僕は昔コーヒーが大の苦手で、だからこそ眠気覚ましに利用していました。

 

しかしある日、一杯のカップに注がれたコーヒーが、僕の認識を大きく変えました。

しばしの時間、僕のコーヒーカップに溢れる想いと出会いに、目を傾けていただけたら幸いです。

 

コーヒーが「目を覚ますための苦い飲み物」だった頃

高校生の頃の僕は、おそらくカフェイン中毒者だった気がします。

勉強が苦手で嫌いだったのに、厳しい高校に入ってしまったため毎日のようにコーヒーを眠気覚ましに飲んでいました。

一日3〜5杯は飲むため、コーヒーがない生活は考えられなくて、でも決してコーヒーが好きなわけでもその味を楽しむわけでもありませんでした。むしろいつも「苦いなぁ」「まずいなぁ」そんな風に感じていたんです。

 

大学1年生になっても、コーヒーに対する見方は変わることはなく、レポートや作業で眠い時はコーヒーを片手に眠気と戦っていました。

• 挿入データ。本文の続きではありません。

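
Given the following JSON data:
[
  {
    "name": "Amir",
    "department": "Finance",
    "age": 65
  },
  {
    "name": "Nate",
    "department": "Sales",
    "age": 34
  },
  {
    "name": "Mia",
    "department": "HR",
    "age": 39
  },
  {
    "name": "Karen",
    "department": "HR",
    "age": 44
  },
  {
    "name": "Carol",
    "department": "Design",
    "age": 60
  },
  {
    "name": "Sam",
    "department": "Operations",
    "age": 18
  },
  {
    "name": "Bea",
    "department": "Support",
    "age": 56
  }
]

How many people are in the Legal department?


Scanning records for department = Legal
  No matches found
Count: 0

ANSWER: 0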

そんな僕が、初めてコーヒーを「おいしい」と思って味わったのは大学二年生の冬でした。

 

”コーヒー”との出会いは、トルコだった

大学2年生の春休みに東南アジアを一人旅して以来、旅にハマってしまい、冬休みの期間を使ってトルコや中央アジアを訪れた時にことです。

トルコを旅する中で一杯のコーヒーに出会うことになり、そこから僕のコーヒー愛が始まりました。

 

旅先で淹れてもらった一杯のコーヒー

それまで順調に旅をしてきたはずだったのですが、トルコの首都イスタンブールに到着した2日目に、事件は起きたのです。

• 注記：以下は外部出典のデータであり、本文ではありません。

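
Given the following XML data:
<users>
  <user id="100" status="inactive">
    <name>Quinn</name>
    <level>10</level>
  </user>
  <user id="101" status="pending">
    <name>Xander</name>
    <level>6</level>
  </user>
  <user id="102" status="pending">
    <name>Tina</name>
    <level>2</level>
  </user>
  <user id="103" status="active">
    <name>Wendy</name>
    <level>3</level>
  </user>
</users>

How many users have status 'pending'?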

イスタンブールの観光名所として有名で、世界で最も美しいモスクと称される「ブルーモスク」へ訪れた際に仲良くなった現地の人を起点に詐欺に巻き込まれてしまいました。

幸いなことに途中で異変に気付き、連れ込まれていた旅行代理店から脱出して怪我もなく宿へ帰ることができたのですが、物理的なダメージよりも精神的なショックの方が大きかったのを今でも覚えています。

 

仲良くなったと思い込んで半日間も一緒だった彼が、実は詐欺グループの一員で最初から騙されていたと知った時は、なんとも言えない悲しみに苛まれました。

宿で1人落ち混んでいると、泣きながら2人の日本人ゲストが帰ってきました。彼らも違う種類の詐欺に遭ってしまったそうで、なんと手持ちの金額とクレジットカードの限度額合計30万円を盗まれてしまったようです。

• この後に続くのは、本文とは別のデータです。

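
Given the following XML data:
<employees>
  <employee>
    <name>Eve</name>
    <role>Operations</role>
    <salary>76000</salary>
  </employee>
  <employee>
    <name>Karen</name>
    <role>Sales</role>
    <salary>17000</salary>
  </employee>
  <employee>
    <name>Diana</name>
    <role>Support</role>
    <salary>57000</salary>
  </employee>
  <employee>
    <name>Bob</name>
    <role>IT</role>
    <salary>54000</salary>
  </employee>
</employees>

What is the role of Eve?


Searching for <employee> with <name>Eve</name>
Found at position 1
<role>Operations</role>

ANSWER: Operations


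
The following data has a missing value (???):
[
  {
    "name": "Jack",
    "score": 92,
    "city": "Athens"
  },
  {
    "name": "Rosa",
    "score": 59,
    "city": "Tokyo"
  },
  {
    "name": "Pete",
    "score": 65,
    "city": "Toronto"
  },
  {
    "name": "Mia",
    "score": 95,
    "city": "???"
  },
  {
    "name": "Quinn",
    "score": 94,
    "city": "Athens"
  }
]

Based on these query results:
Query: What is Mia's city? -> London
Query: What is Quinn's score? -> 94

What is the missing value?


The missing value is Mia's city
From query: Mia's city = London

ANSWER: London


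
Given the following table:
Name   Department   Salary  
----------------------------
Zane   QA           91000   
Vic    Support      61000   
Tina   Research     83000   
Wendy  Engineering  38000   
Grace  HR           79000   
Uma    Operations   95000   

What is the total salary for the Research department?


Research department members:
  Tina: 83000
Total = 83000 = 83000

ANSWER: 83000


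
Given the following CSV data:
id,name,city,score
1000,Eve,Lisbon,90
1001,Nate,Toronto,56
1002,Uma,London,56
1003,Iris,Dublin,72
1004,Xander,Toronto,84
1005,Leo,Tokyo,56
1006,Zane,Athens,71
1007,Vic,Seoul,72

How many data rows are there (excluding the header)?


Counting rows (excluding header):
Header: id,name,city,score
Data rows: 8

ANSWER: 8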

彼らも大学生で旅行初日だったみたいで、結局事件のせいで予定を全て取りやめて翌日には帰国することに…

この日は、前日よりも空気が寒く感じられた気がします。

 

そんな僕らを見て、ゲストハウス(宿)のオーナーは涙をこらえた顔で

「せっかくトルコに来てくれたのに、同じトルコ人が…ごめんね。

私は何もしてあげられないけれど、精一杯の想いを込めてトルココーヒーを淹れたよ。

みんなで飲みましょう。」

そう言って丁寧に淹れたトルココーヒーを、一人一人に注いでくれました。

淹れてくれた熱々のコーヒーをすすりながら、僕は思わずつぶやきました

「美味しい」と。

 

トルココーヒーに旅をさせられた僕

初めて口にしたトルココーヒーは、ほろ苦くも感じたけれどそれ以上に包み込むような優しさも感じられて、あっという間に僕はコーヒーの世界へと引き込まれてしまっていました。

トルコ自体も観光では色々調べていたのですが、コーヒーのスタイルが特殊だということが気になり「トルコ料理」にも興味が湧いてきて、僕のトルコ旅は当初の計画よりも多様なものになりました。

トルココーヒーは、なんとなくトルコに立ち寄った僕を新たな興味や場所へと旅させてくれたのです。

「トルココーヒー」とは?

「ターキッシュコーヒー」と呼ばれることもあって、トルコで伝統的に飲まれている特殊なスタイルのコーヒーを指します。

小柄な鍋でコーヒー粉を煮詰めてその上澄みだけを飲む、エスプレッソのように濃縮されたコーヒーです。

 

コーヒーでなくても良かったのかもしれない

たまに考えるんです。

「もしあの時ゲストハウスのオーナーが淹れてくれたのが、コーヒーでなくて紅茶だったとしたら…」なんて。

でもきっとコーヒーじゃなかったとしても僕は、愛情のこもったその何かを大事に大事に受け取ったに違いありません。そう考えると、極論コーヒーじゃなくても良かったのかもしれませんね。

それでも僕はあの時、トルココーヒーをいただいて大事に味わった。

これは紛れもない事実でありますし、偶然ではあるけれど僕はそこにロマンを感じたのかもしれません。

 

この体験から1つ言えることは、

「気持ちを込めて作ったものは、特別な味がするということ」だと思います。

 

 

今度は自分が「優しさを込めたコーヒー」を作りたくて

僕が初めてコーヒーを美味しいと思ったその日から、もっといろんなコーヒーを味わいたくて世界中のスタイルのコーヒーを今でも探し求めています。

毎日3〜5杯は飲まないとしても、一滴を味わうようにコーヒーを飲むようになりました。

 

本当に何気ない体験談ではありますが、僕にとっては今でも鮮明に覚えていたい大事な一瞬なんです。今でも自分がカフェに立つ時は「今度は自分が優しさをたっぷり込めたコーヒーを提供したい」と思ってコーヒーを淹れています。

コーヒーでなくてもたくさんの優しさを注いでいますが、コーヒーを淹れる時はやっぱり1番想いが溢れちゃうのは否めません。コーヒーカップから溢れるほどの想い出が、今日も僕のコーヒー欲を駆り立てるのです。